Efforts to study the early stages of the coronavirus pandemic have received help from a surprising source. A biologist in the United States has ‘excavated’ partial SARS-CoV-2 genome sequences from the beginnings of the pandemic’s probable epicentre in Wuhan, China, that were deposited — but later removed — from a US government database.
The partial genome sequences address an evolutionary conundrum about the early genetic diversity of the coronavirus SARS-CoV-2, although scientists emphasize that they do not shed light on its origins.
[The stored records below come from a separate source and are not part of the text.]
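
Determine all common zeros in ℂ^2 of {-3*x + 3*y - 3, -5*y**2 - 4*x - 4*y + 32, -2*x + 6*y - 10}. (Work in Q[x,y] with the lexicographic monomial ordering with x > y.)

{(1, 2)}

Compute a lex Gröbner basis by Buchberger's algorithm.
f_1 = -3*x + 3*y - 3, LT = x.
f_2 = -4*x - 5*y**2 - 4*y + 32, LT = x.
f_3 = -2*x + 6*y - 10, LT = x.

S(f_1,f_2): lcm = x. S = -5/4*y**2 - 2*y + 9.
  leading term y**2: no divisor's leading term divides it; move -5/4*y**2 to the remainder.
  leading term y: no divisor's leading term divides it; move -2*y to the remainder.
  leading term 1: no divisor's leading term divides it; move 9 to the remainder.
  remainder -5/4*y**2 - 2*y + 9 ≠ 0; add h_4 = -5/4*y**2 - 2*y + 9 to the basis.

S(f_1,f_3): lcm = x. S = 2*y - 4.
  leading term y: no divisor's leading term divides it; move 2*y to the remainder.
  leading term 1: no divisor's leading term divides it; move -4 to the remainder.
  remainder 2*y - 4 ≠ 0; add h_5 = 2*y - 4 to the basis.

The other S-polynomials (S(f_2,f_3), S(f_1,h_4), S(f_2,h_4), S(f_3,h_4), S(f_1,h_5), S(f_2,h_5), S(f_3,h_5), S(h_4,h_5)) all reduce to 0 modulo the current basis, so we have a Gröbner basis.
Inter-reduce: drop elements whose leading term is divisible by another's, tail-reduce, and make monic.
Reduced Gröbner basis: {x - 1, y - 2}.

A lex Gröbner basis eliminates variables successively. Here y - 2 depends only on y, with roots {2}; lifting each root through the earlier basis elements recovers the full solutions.
  y = 2: the earlier basis element becomes x - 1 = 0, giving x = 1 — point (1, 2).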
Nor is it fully clear why researchers at Wuhan University asked for the sequences to be removed from the Sequence Read Archive (SRA), a repository for raw sequencing data maintained by the National Center for Biotechnology Information (NCBI), part of the US National Institutes of Health (NIH).
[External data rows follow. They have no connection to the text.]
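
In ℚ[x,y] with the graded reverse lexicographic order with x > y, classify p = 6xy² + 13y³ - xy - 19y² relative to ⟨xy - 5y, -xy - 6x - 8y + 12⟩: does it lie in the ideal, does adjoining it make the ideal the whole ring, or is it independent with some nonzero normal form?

First compute the reduced Gröbner basis of I by Buchberger's algorithm.
f_1 = xy - 5y, LT = xy.
f_2 = -xy - 6x - 8y + 12, LT = xy.

S(f_1,f_2): lcm = xy. S = -6x - 13y + 12.
  leading term x: no divisor's leading term divides it; move -6x to the remainder.
  leading term y: no divisor's leading term divides it; move -13y to the remainder.
  leading term 1: no divisor's leading term divides it; move 12 to the remainder.
  remainder -6x - 13y + 12 ≠ 0; add h_3 = -6x - 13y + 12 to the basis.

S(f_1,h_3): lcm = xy. S = -13/6y² - 3y.
  leading term y²: no divisor's leading term divides it; move -13/6y² to the remainder.
  leading term y: no divisor's leading term divides it; move -3y to the remainder.
  remainder -13/6y² - 3y ≠ 0; add h_4 = -13/6y² - 3y to the basis.

The other S-polynomials (S(f_2,h_3), S(f_1,h_4), S(f_2,h_4), S(h_3,h_4)) all reduce to 0 modulo the current basis, so we have a Gröbner basis.
Inter-reduce: drop elements whose leading term is divisible by another's, tail-reduce, and make monic.
Reduced Gröbner basis: {y² + 18/13y, x + 13/6y - 2}.
Label its elements g_1 = y² + 18/13y, g_2 = x + 13/6y - 2.

Reduce p = 6xy² + 13y³ - xy - 19y² modulo G:
  leading term xy²: subtract (6x)·g_1 from 6xy² + 13y³ - xy - 19y² → 13y³ - 121/13xy - 19y²
  leading term y³: subtract (13y)·g_1 from 13y³ - 121/13xy - 19y² → -121/13xy - 37y²
  leading term xy: subtract (-121/13y)·g_2 from -121/13xy - 37y² → -101/6y² - 242/13y
  leading term y²: subtract (-101/6)·g_1 from -101/6y² - 242/13y → 61/13y
  leading term y: no divisor's leading term divides it; move 61/13y to the remainder.
  normal form = 61/13y.
The normal form is nonzero, so p ∉ I. Since p minus its normal form lies in I, I + (p) = I + (r) where r = 61/13y; decide whether this ideal is the whole ring.
Run Buchberger on G together with r (pairs among the g_i already reduce to 0 since G is a Gröbner basis):
g_1 = y² + 18/13y, LT = y².
g_2 = x + 13/6y - 2, LT = x.
r = 61/13y, LT = y.

The S-polynomials (S(g_1,g_2), S(g_1,r), S(g_2,r)) all reduce to 0 modulo the current basis, so we have a Gröbner basis.
Inter-reduce: drop elements whose leading term is divisible by another's, tail-reduce, and make monic.
Reduced Gröbner basis: {x - 2, y}.
The reduced Gröbner basis of I + (p) is {x - 2, y} ≠ {1}, a proper ideal, so the enlarged system stays consistent: p is independent of I, with normal form 61/13y.

6xy² + 13y³ - xy - 19y² is independent of I; its normal form modulo I is 61/13y.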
“These sequences are informative, they’re not transformative,” says Jesse Bloom, a viral evolutionary geneticist at the Fred Hutchinson Cancer Research Center in Seattle, Washington, who describes in a 22 June preprint how he recovered the sequences.
Bloom discovered the sequences after searching for genomic data from the pandemic’s early stages. A research paper from May 2020 contained a table of publicly available sequence data, which included entries Bloom had not come across. The sequences were associated with a paper in which researchers used nanopore-sequencing technology to detect SARS-CoV-2 genetic material in samples from people. That study was published in the journal Small in June 2020, having been posted on bioRxiv in March of that year.